In this case, Plaintiff simply alleges that he has not been allowed access to a law library. Plaintiff has not asserted that he is proceeding pro se in his criminal case nor has he made any allegation suggesting that he has been hindered in pursuing a legal claim by not being allowed access to a law library. The Court finds that Plaintiff's conclusory allegations are inadequate to support a claim of denial of access to courts in violation of the Constitution and Count I is dismissed with prejudice.
B. First "prior occasion" under 28 U.S.C. § 1915(g)

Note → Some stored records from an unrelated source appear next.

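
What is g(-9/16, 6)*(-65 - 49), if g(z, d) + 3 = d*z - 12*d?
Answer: 35739/4 ≈ 8934.8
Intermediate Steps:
g(z, d) = -3 - 12*d + d*z (g(z, d) = -3 + (d*z - 12*d) = -3 + (-12*d + d*z) = -3 - 12*d + d*z)
g(-9/16, 6)*(-65 - 49) = (-3 - 12*6 + 6*(-9/16))*(-65 - 49) = (-3 - 72 + 6*(-9*1/16))*(-114) = (-3 - 72 + 6*(-9/16))*(-114) = (-3 - 72 - 27/8)*(-114) = -627/8*(-114) = 35739/4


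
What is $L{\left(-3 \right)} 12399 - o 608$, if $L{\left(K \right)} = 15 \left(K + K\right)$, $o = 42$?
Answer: $-1141446$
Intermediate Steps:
$L{\left(K \right)} = 30 K$ ($L{\left(K \right)} = 15 \cdot 2 K = 30 K$)
$L{\left(-3 \right)} 12399 - o 608 = 30 \left(-3\right) 12399 - 42 \cdot 608 = \left(-90\right) 12399 - 25536 = -1115910 - 25536 = -1141446$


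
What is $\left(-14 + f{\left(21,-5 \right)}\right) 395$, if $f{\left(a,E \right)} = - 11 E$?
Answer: $16195$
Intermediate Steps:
$\left(-14 + f{\left(21,-5 \right)}\right) 395 = \left(-14 - -55\right) 395 = \left(-14 + 55\right) 395 = 41 \cdot 395 = 16195$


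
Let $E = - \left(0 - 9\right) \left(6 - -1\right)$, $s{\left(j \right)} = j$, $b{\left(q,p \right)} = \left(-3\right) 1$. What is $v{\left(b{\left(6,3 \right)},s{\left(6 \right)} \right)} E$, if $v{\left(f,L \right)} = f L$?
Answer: $-1134$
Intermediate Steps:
$b{\left(q,p \right)} = -3$
$v{\left(f,L \right)} = L f$
$E = 63$ ($E = - \left(-9\right) \left(6 + 1\right) = - \left(-9\right) 7 = \left(-1\right) \left(-63\right) = 63$)
$v{\left(b{\left(6,3 \right)},s{\left(6 \right)} \right)} E = 6 \left(-3\right) 63 = \left(-18\right) 63 = -1134$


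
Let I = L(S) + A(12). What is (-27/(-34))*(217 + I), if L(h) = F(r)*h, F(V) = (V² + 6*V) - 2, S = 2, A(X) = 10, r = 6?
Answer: 9909/34 ≈ 291.44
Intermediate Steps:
F(V) = -2 + V² + 6*V
L(h) = 70*h (L(h) = (-2 + 6² + 6*6)*h = (-2 + 36 + 36)*h = 70*h)
I = 150 (I = 70*2 + 10 = 140 + 10 = 150)
(-27/(-34))*(217 + I) = (-27/(-34))*(217 + 150) = -27*(-1/34)*367 = (27/34)*367 = 9909/34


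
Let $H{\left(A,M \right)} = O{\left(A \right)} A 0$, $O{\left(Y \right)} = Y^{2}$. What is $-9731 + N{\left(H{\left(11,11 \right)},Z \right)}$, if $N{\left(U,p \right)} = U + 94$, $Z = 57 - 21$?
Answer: $-9637$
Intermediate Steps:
$H{\left(A,M \right)} = 0$ ($H{\left(A,M \right)} = A^{2} A 0 = A^{3} \cdot 0 = 0$)
$Z = 36$
$N{\left(U,p \right)} = 94 + U$
$-9731 + N{\left(H{\left(11,11 \right)},Z \right)} = -9731 + \left(94 + 0\right) = -9731 + 94 = -9637$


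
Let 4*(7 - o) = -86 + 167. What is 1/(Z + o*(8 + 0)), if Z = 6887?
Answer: 1/6781 ≈ 0.00014747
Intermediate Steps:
o = -53/4 (o = 7 - (-86 + 167)/4 = 7 - 1/4*81 = 7 - 81/4 = -53/4 ≈ -13.250)
1/(Z + o*(8 + 0)) = 1/(6887 - 53*(8 + 0)/4) = 1/(6887 - 53/4*8) = 1/(6887 - 106) = 1/6781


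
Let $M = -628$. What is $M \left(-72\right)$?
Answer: $45216$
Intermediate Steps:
$M \left(-72\right) = \left(-628\right) \left(-72\right) = 45216$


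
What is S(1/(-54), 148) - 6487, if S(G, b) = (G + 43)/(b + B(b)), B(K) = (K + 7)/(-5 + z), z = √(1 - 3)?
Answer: -135219111893/20845782 + 359755*I*√2/20845782 ≈ -6486.6 + 0.024406*I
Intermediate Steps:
z = I*√2 (z = √(-2) = I*√2 ≈ 1.4142*I)
B(K) = (7 + K)/(-5 + I*√2) (B(K) = (K + 7)/(-5 + I*√2) = (7 + K)/(-5 + I*√2))
S(G, b) = (43 + G)/(b - (7 + b)/(5 - I*√2)) (S(G, b) = (G + 43)/(b - (7 + b)/(5 - I*√2)) = (43 + G)/(b - (7 + b)/(5 - I*√2)))
S(1/(-54), 148) - 6487 = (5 - I*√2)*(43 + 1/(-54))/(-7 - 1*148 + 148*(5 - I*√2)) - 6487 = (5 - I*√2)*(43 - 1/54)/(-7 - 148 + (740 - 148*I*√2)) - 6487 = (5 - I*√2)*(2321/54)/(585 - 148*I*√2) - 6487 = 2321*(5 - I*√2)/(54*(585 - 148*I*√2)) - 6487 = -6487 + 2321*(5 - I*√2)/(54*(585 - 148*I*√2))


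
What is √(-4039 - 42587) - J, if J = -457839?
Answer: 457839 + I*√46626 ≈ 4.5784e+5 + 215.93*I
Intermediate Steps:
√(-4039 - 42587) - J = √(-4039 - 42587) - 1*(-457839) = √(-46626) + 457839 = I*√46626 + 457839 = 457839 + I*√46626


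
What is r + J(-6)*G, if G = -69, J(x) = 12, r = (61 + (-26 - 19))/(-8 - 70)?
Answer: -32300/39 ≈ -828.21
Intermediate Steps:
r = -8/39 (r = (61 - 45)/(-78) = 16*(-1/78) = -8/39 ≈ -0.20513)
r + J(-6)*G = -8/39 + 12*(-69) = -8/39 - 828 = -32300/39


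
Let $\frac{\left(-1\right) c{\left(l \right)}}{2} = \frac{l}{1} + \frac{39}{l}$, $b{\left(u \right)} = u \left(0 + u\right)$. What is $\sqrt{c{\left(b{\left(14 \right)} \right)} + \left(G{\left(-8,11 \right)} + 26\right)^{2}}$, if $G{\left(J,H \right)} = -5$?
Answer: $\frac{\sqrt{9526}}{14} \approx 6.9715$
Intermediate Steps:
$b{\left(u \right)} = u^{2}$ ($b{\left(u \right)} = u u = u^{2}$)
$c{\left(l \right)} = - \frac{78}{l} - 2 l$ ($c{\left(l \right)} = - 2 \left(\frac{l}{1} + \frac{39}{l}\right) = - 2 \left(l 1 + \frac{39}{l}\right) = - 2 \left(l + \frac{39}{l}\right) = - \frac{78}{l} - 2 l$)
$\sqrt{c{\left(b{\left(14 \right)} \right)} + \left(G{\left(-8,11 \right)} + 26\right)^{2}} = \sqrt{\left(- \frac{78}{14^{2}} - 2 \cdot 14^{2}\right) + \left(-5 + 26\right)^{2}} = \sqrt{\left(- \frac{78}{196} - 392\right) + 21^{2}} = \sqrt{\left(\left(-78\right) \frac{1}{196} - 392\right) + 441} = \sqrt{\left(- \frac{39}{98} - 392\right) + 441} = \sqrt{- \frac{38455}{98} + 441} = \sqrt{\frac{4763}{98}} = \frac{\sqrt{9526}}{14}$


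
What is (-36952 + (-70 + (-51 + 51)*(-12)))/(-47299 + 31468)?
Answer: 37022/15831 ≈ 2.3386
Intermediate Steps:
(-36952 + (-70 + (-51 + 51)*(-12)))/(-47299 + 31468) = (-36952 + (-70 + 0*(-12)))/(-15831) = (-36952 + (-70 + 0))*(-1/15831) = (-36952 - 70)*(-1/15831) = -37022*(-1/15831) = 37022/15831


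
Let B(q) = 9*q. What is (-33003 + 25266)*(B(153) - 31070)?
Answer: 229734741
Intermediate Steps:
(-33003 + 25266)*(B(153) - 31070) = (-33003 + 25266)*(9*153 - 31070) = -7737*(1377 - 31070) = -7737*(-29693) = 229734741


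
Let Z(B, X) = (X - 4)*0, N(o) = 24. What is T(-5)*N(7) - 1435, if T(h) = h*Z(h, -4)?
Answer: -1435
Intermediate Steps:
Z(B, X) = 0 (Z(B, X) = (-4 + X)*0 = 0)
T(h) = 0 (T(h) = h*0 = 0)
T(-5)*N(7) - 1435 = 0*24 - 1435 = 0 - 1435 = -1435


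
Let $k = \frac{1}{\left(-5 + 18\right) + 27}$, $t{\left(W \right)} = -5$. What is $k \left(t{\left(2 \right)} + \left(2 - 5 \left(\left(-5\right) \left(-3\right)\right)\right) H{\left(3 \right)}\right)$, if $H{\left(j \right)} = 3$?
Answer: $- \frac{28}{5} \approx -5.6$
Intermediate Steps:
$k = \frac{1}{40}$ ($k = \frac{1}{13 + 27} = \frac{1}{40} \approx 0.025$)
$k \left(t{\left(2 \right)} + \left(2 - 5 \left(\left(-5\right) \left(-3\right)\right)\right) H{\left(3 \right)}\right) = \frac{-5 + \left(2 - 5 \left(\left(-5\right) \left(-3\right)\right)\right) 3}{40} = \frac{-5 + \left(2 - 75\right) 3}{40} = \frac{-5 - 219}{40} = \frac{1}{40} \left(-224\right) = - \frac{28}{5}$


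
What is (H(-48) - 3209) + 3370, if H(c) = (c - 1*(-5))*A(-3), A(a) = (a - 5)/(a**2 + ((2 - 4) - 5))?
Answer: 333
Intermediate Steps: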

As determined above, Plaintiff has been granted leave to proceed in forma pauperis. In addition, his complaint fails to state a claim upon which relief may be granted. As a result, the complaint shall be dismissed with prejudice pursuant to 28 U.S.C. § 1915(e)(2)(B)(ii). This dismissal shall count as Plaintiff's first "prior occasion" under § 1915(g) (providing that "[i]n no event shall a prisoner bring a civil action or appeal a judgment in a civil action or proceeding under this section if the prisoner has, on 3 or more prior occasions, while incarcerated or detained in any facility, brought an action or appeal in a court of the United States that was dismissed on the grounds that it is frivolous, malicious, or fails to state a claim upon which relief may be granted, unless the prisoner is under imminent danger of serious physical injury").
ACCORDINGLY, IT IS HEREBY ORDERED that: 1. The complaint (Dkt. # 1) is dismissed with prejudice for failure to state a claim upon which relief may be granted. 2. Plaintiff remains obligated to pay in monthly installments the balance owed on the $350 filing fee for this case. 3. The Clerk is directed to flag this dismissal as Plaintiff's first "prior occasion" for purposes of 28 U.S.C. § 1915(g). 4. A separate judgment shall be entered in this matter.
DATED this 14th day of September, 2017.